Ora, certo dia, estando ele na sua loja de fotografia à espera de candidatos ao anúncio de vaga para assistente, surge-lhe porta dentro uma dessas beldades que fazem soluçar o coração. Carlos tinha fama de mulherengo, o proveito dizia-se que também e uma coisa levou à outra, na mata do Jamor. No dia seguinte, novo escândalo: dissera a rapariga às autoridades que tinha sido violada e que o suicídio lhe tinha passado pela cabeça, pela desonra. Carlos, jurando até aos seus últimos dias a consensualidade do episódio, fez contas de cabeça e chegou à conclusão que era outra jogada dos tais doutores, tanto do Sporting como da PIDE. Percebeu que não havia tempo a perder: numa recepção do Atlético ao Vitória vimaranense, simulou uma lesão a meio da segunda parte, meteu-se rapidamente na bagageira de amigos e prego a fundo até à fronteira, para depois em Espanha passar saltar de Gibraltar para o outro lado.

Andou pelo Magrebe, foi adorado por tunisinos, marroquinos e argelinos; em Tânger conseguiu o estatuto de refugiado político e as suas façanhas nas balizas fizeram-no ser convidado para se tornar cidadão de facto, convertendo-se à outra fé e podendo mudar até de nome. Rejeitou sempre, apesar de lá fazer carreira, depois como treinador, até 1983.

As pazes nunca se fizeram entre Carlos e Sporting. Em 2003, rejeita um convite para a despedida do velhote Alvalade. Porquê?, perguntou o Record, e Carlos explicou, descomplexadamente:

« Não entrarei em pormenores, mas seria vergonhoso para mim ir à festa, depois do que fizeram a mim e ao meu filho. Da última vez que estive em Lisboa, solicitei ao Sporting os serviços clínicos para um grave problema que tenho na coluna; fui observado e mandaram-me tirar umas radiografias; alguns dias depois, recebi do hospital o preço de tanta gentileza: um recibo de 15 mil escudos.
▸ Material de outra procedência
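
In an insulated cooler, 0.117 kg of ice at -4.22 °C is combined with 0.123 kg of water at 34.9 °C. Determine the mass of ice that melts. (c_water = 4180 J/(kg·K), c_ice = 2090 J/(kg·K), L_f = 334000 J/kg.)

m_melted ≈ 0.0506 kg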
Isto para já não falar no vexame que foi ter sido impedido de entrar na porta 10-A, por onde só poderia passar com autorização de Manolo Vidal, segundo me informou um funcionário».[2]

Tinha 71 anos, despedir-se-ia deste mundo dois anos depois. E, nessa mesma oportunidade providenciada pelo Record, talvez adivinhando a urgência do seu relógio, desvendou mais histórias, tão fascinantes como provas do seu legado.

 «Nos dias de jogos, havia um grupo de miúdos que se reunia junto à porta 10-A. Ficavam ali à espera que eu chegasse dos balneários, já equipado, e desse ordem aos porteiros para que os deixassem entrar. Sempre na condição de meus convidados. Era um ritual e, ao mesmo tempo, a maior alegria que sentia de cada vez que actuava em casa: dar um pouco de felicidade a crianças pobres que amavam o futebol e o Sporting. Sabe quem era um desses meninos? O grande Vítor Damas, de quem fiquei amigo para o resto da vida».